The restaurant offers five artisan pizza recipes,  Kalathas said. All are made in its new brick oven in its new open kitchen in its new 1580 Lounge.

Named for the restaurant’s address, 1580 Orchard Ave., the 1580 Lounge was previously known as the Civil War Lounge. In addition to design and functionality changes, some featured artworks of scenes from the Civil War have been moved into one of The Orchards' several themed meeting rooms.

The lounge still has a bar and plenty of seating, but a highlight of the space is now the open pizza kitchen. 

Guests can watch as Chef Kolton Regi or one of his colleagues create pizzas, from rolling out and spinning the dough to pouring on tomato sauce to sprinkling on cheese and other toppings to pushing the pie into the oven and checking it periodically until its cooked to perfection.

"You talk about what's in today - open kitchens are in," Kalathas said. "I think people just like to see the place alive. They love to see the chefs and watching them make the food instead of not knowing what's behind the scenes."

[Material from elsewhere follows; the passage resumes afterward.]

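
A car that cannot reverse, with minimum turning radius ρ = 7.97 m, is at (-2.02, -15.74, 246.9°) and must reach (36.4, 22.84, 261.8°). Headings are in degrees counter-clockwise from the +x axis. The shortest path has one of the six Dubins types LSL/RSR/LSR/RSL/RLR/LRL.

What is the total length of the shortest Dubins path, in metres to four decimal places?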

Kalathas said he's always loved gourmet brick-oven pizza. His decisions to revamp the lounge and introduce pizza to the menu happened concurrently.  He said he hired the owner of Cork and Fork - which uses what it calls the finest ingredients to create pizzas and other dishes at its Camp Hill and Harrisburg locations - to teach his staff how "to make the bread, sauce, the whole nine yards." 

All in the family

The Kalathas family are well known for their role in the local restaurant industry. The family owns seven establishments in the region today, according to The Orchards website. 

The family came to the area from Greece in the 1960s. Kalathas said his great uncle got into the restaurant business locally, and relatives followed suit.

His father, Charlie, and uncle, Tom, opened the Historic Texas Lunch diner on Lincoln Way West nearly 50 years ago, and still own it today. They went on to open The Orchards in 1994.

After spending their younger years around the family businesses, Kalathas and two of his cousins went to the Culinary Institute of America in 2000. They took over The Orchards soon after. They created Relax Lounge, a casual bar and grill connected to The Orchards - but not to be confused with the 1580 Lounge - in 2001.

Kalathas and his brother Bill took over The Orchards in 2011. 

Kalathas has also been working to share his family's passion with local teens through the Costa Academy, a culinary and food service school founded by Kalathas and a partner in 2016 that is based at The Orchards. Students get school credits and usually get offered a job by Kalathas upon graduation. 

A milestone anniversary

The Orchards will have a two-week celebration in June to mark its 25th anniversary. 

While Kalathas is confident that the restaurant’s evolution and offerings will keep it going strong for years to come, he pointed out that other local restaurants have not been so lucky as of late.

He pointed to the closures of Dilly’s at the point on U.S. 30 and EJ’s Grille in downtown Chambersburg. Another small business, The Cottage on Wayne Avenue, “got lucky,” he said, when a new owner was found.

“I honestly feel that everybody should support local businesses,” he said.